What is OIP’s message to security professionals working for critical infrastructure owner-operators?
I think to be honest one of the things is just awareness. Awareness not from security and threat awareness, but awareness of what OIP is, what our tools and capabilities are, what we can offer to critical infrastructure owners and operators, and clearly, know who your PSA is, understand that the partnership is the foundation of what we do. It’s crucially important. And as the secretary says, we can’t do this alone. DHS can’t do this alone, the federal government can’t do it alone, state, local, territorial and tribal governments can’t do it alone, and critical infrastructure owner-operators can’t do it alone.
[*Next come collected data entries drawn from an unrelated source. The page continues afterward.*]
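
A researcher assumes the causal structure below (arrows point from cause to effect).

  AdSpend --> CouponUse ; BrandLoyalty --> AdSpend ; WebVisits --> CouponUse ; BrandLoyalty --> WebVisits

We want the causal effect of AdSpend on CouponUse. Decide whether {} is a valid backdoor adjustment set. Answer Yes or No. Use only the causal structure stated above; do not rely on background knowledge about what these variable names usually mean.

Backdoor paths from AdSpend to CouponUse (paths whose first edge points into AdSpend):
  P1: AdSpend <- BrandLoyalty -> WebVisits -> CouponUse
Condition 1 (no descendant of AdSpend in the set): holds — descendants of AdSpend are {CouponUse}; none are in {}.
Condition 2 (every backdoor path blocked by {}):
  P1: open — no interior node is in the conditioning set.
{} does not satisfy the backdoor criterion.

No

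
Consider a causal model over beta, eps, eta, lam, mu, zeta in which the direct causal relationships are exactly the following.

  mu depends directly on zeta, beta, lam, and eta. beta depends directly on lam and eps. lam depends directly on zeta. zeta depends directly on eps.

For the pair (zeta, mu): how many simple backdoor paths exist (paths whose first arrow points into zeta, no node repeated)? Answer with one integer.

A backdoor path from zeta to mu is any simple undirected path whose first edge points into zeta (i.e. leaves zeta via a parent).
Parents of zeta: {eps}.
Enumerating:
  P1: zeta <- eps -> beta <- lam -> mu
  P2: zeta <- eps -> beta -> mu
That exhausts the simple backdoor paths. Count: 2.

2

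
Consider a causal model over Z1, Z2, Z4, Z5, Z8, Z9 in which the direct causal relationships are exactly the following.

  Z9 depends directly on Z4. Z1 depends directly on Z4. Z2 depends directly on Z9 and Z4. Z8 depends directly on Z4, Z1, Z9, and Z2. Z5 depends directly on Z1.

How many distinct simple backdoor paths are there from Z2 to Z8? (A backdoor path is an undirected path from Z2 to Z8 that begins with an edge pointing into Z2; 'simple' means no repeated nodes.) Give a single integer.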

We’re facing a dynamic threat environment that’s evolving. It’s a dynamic threat environment, and we have to leverage federal strength and tools and capabilities, those of our state and local partners and those of the critical infrastructure owner-operators to come out of this stronger and wield the biggest strength against this evolving and dynamic threat environment.
What are OIP’s major goals looking forward?
The focus on resilience is crucial for us. We’re also working right now on what we call “Infrastructure protection (IP) in a box,” a project where we’re working with state, local, and regional fusion centers around the country to bring IP to them, so the fusion centers can be a central point of contact for our critical infrastructure owner-operators and our stakeholder partners. There is a lot of information that flows through the fusion centers. It’s a convergence of DHS, state and local governments and efforts. Ideally IP is going to be represented there and it’s going to be a one-stop shop.
What we would like to do is put an IP analyst at the fusion centers. We haven’t done that yet, but that’s one of our goals is to again bring all of this together at the fusion centers. They’re out there, they’re not in Washington, and we want a regional, field focus so we understand what’s happening in the regions, what’s happening with the critical infrastructure owner-operators and stakeholders, and the only way you can do that is be out in the field with them, projecting our tools and capabilities outward, rather than keeping everything back here in Washington. We have a regional information sharing pilot going on using five fusion centers. The first one is going on in Northern California for starters, just so we have a test bed for how this can all come together, how we can use fusion centers and other networks to communicate effectively.